The leader of the Local Government Association will meet the Housing Minister, Margaret Beckett, today to press for changes to the Government’s draft policy on eco-towns. Margaret Eaton, who chairs the LGA, will stress that the developments should not be forced through where they are not wanted and it has warned the Government its approach may be illegal.
The meeting follows the publication of a draft Planning Policy Statement on eco-towns, which also led to the Campaign for the Protection of Rural England to call for the eco-towns programme to be scaled down.
In an immediate response to the policy, the LGA said everyone recognised the need for more housing and for a reduction of the country’s carbon footprint. The LGA said it supported any eco town scheme which had the backing of local councils and people but forcing through an unwanted development would be totally unacceptable.
Councillor Eaton said, “Using a national planning policy statement to create bias towards a particular government scheme isn’t just ill-advised, according to our lawyers it may be unlawful. Leading lawyers have said that the approach is open to legal challenge under both domestic and European law and is in conflict with the basic principles of the planning system.”

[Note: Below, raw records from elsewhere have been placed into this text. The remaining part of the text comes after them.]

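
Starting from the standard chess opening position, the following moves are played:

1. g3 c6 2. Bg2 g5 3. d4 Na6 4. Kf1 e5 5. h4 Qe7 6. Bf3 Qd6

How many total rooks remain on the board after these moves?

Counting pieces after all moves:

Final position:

  a b c d e f g h
  ─────────────────
8│♜ · ♝ · ♚ ♝ ♞ ♜│8
7│♟ ♟ · ♟ · ♟ · ♟│7
6│♞ · ♟ ♛ · · · ·│6
5│· · · · ♟ · ♟ ·│5
4│· · · ♙ · · · ♙│4
3│· · · · · ♗ ♙ ·│3
2│♙ ♙ ♙ · ♙ ♙ · ·│2
1│♖ ♘ ♗ ♕ · ♔ ♘ ♖│1
  ─────────────────
  a b c d e f g h


4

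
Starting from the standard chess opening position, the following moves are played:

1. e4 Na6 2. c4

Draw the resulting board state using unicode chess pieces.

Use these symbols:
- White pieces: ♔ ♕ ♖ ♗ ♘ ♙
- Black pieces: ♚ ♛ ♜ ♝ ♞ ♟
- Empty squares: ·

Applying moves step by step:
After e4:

♜ ♞ ♝ ♛ ♚ ♝ ♞ ♜
♟ ♟ ♟ ♟ ♟ ♟ ♟ ♟
· · · · · · · ·
· · · · · · · ·
· · · · ♙ · · ·
· · · · · · · ·
♙ ♙ ♙ ♙ · ♙ ♙ ♙
♖ ♘ ♗ ♕ ♔ ♗ ♘ ♖


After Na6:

♜ · ♝ ♛ ♚ ♝ ♞ ♜
♟ ♟ ♟ ♟ ♟ ♟ ♟ ♟
♞ · · · · · · ·
· · · · · · · ·
· · · · ♙ · · ·
· · · · · · · ·
♙ ♙ ♙ ♙ · ♙ ♙ ♙
♖ ♘ ♗ ♕ ♔ ♗ ♘ ♖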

She added that she would urge Margaret Beckett to make changes and said, “Ministers should talk to council leaders about adopting a new approach that will deliver development in places where councils and local people agree that eco towns can work.”
In its response to the draft policy, the CPRE said there were signs that Ministers were beginning to listen to concerns about the need for the environmental implications of eco-towns to be thoroughly tested through local and regional plans. Kate Gordon, CPRE’s senior planner said, “Fundamental questions need to be asked about the overall scale of the Government’s original ambitions and whether these remain realistic given current economic conditions.”